With R.I.P. Society having become somewhat of an institution itself, Nic’s hope is that he has in some way assisted to bring people’s attention to the wider DIY music scene. For him, listening to an R.I.P. Society record should not be solely a listening experience, but rather an opportunity to view a new world of musical values.
"If I’ve provided an in to DIY music culture and helped people reassess the values of what they think is important in music, maybe getting away from the stagnant ideas of musicianship and professionalism – not that either of those things are always bad – or away from that idea of progress being the main avenue to explore in music. If I can do that, then that’s really good. But when people look at the label and see it solely as a garage rock revival, as some fleeting scene as opposed to people who are cultural voyeurs, that’s kind of disappointing. And that’s because the thing that I’ve always tried to promote is people engaging with music and music cultures on a more personal level and on a more pure human level."

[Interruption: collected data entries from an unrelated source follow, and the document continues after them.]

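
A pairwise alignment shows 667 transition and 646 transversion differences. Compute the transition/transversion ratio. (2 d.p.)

R = 667/646 = 1.032507… ≈ 1.03 (to 2 d.p.).

1.03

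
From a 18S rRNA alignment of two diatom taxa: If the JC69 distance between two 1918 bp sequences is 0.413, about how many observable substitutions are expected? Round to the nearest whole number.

609

Invert JC69: p = (3/4)(1 − e^(−4d/3)) = 0.75 × (1 − e^(-0.550667)) = 0.75 × (1 − 0.576565) = 0.317576.
Expected differing sites = pL ≈ 0.317576 × 1918 = 609.110768 ≈ 609.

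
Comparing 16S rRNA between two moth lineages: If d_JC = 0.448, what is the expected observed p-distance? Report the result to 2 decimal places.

0.34

p = (3/4)(1 − e^(−4d/3)) = 0.75 × (1 − e^(-0.597333)) = 0.75 × (1 − 0.550277) = 0.337292.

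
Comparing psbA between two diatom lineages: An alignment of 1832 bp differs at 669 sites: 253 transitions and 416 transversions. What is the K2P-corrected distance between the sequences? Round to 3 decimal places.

0.501

P = 253/1832 ≈ 0.1381 and Q = 416/1832 ≈ 0.227074.
Under the Kimura two-parameter model, d = −½ ln(1 − 2P − Q) − ¼ ln(1 − 2Q).
1 − 2P − Q = 0.496726, giving −½ ln(0.496726) = 0.349858.
1 − 2Q = 0.545852, giving −¼ ln(0.545852) = 0.151352.
d = 0.349858 + 0.151352 = 0.501210.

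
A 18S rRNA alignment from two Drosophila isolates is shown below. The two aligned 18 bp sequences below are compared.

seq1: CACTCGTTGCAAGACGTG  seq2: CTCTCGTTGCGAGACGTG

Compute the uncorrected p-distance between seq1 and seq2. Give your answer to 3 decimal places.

The sequences differ at 2 of 18 positions (sites 2, 11).
p = 2/18 = 0.111111… ≈ 0.111 (to 3 d.p.).

0.111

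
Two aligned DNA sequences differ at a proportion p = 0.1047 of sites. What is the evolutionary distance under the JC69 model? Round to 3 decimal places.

0.113

d = −(3/4) ln(1 − 4p/3) = −0.75 ln(1 − 0.1396) = −0.75 ln(0.8604)
  = −0.75 × (-0.150358) = 0.112769 substitutions/site.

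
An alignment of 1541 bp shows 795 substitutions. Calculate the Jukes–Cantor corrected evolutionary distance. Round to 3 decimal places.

p = 795/1541 ≈ 0.515899.
d = −(3/4) ln(1 − 4p/3) = −0.75 ln(1 − 0.687865) = −0.75 ln(0.312135)
  = −0.75 × (-1.164319) = 0.873239 substitutions/site.

0.873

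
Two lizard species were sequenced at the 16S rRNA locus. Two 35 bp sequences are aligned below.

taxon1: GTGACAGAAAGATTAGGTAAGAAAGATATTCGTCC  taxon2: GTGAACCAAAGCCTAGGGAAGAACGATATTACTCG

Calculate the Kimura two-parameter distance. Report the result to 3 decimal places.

0.369

Of 35 sites, 1 differences are transitions and 9 are transversions, so P = 1/35 ≈ 0.028571 and Q = 9/35 ≈ 0.257143.
Under the Kimura two-parameter model, d = −½ ln(1 − 2P − Q) − ¼ ln(1 − 2Q).
1 − 2P − Q = 0.685715, giving −½ ln(0.685715) = 0.188647.
1 − 2Q = 0.485714, giving −¼ ln(0.485714) = 0.180534.
d = 0.188647 + 0.180534 = 0.369181.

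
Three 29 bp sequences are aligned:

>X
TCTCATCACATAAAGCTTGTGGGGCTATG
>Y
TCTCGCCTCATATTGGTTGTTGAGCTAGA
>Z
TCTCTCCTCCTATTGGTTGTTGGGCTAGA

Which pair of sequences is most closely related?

X–Y: 10/29 differ, p = 0.345, d = 0.462.
X–Z: 10/29 differ, p = 0.345, d = 0.462.
Y–Z: 3/29 differ, p = 0.103, d = 0.111.
The smallest distance is between Y and Z.

Y and Z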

"I hope that the record label and connecting the dots between some of the bands that are on it and where they fit into the wider scope of underground music history can give people more of an appreciation of music. The right way to listen to music, I feel, is – 'This band is doing this now. How did this come to be? What other music is there in this tradition?' I hope when people get into the label, they look at it in that manner."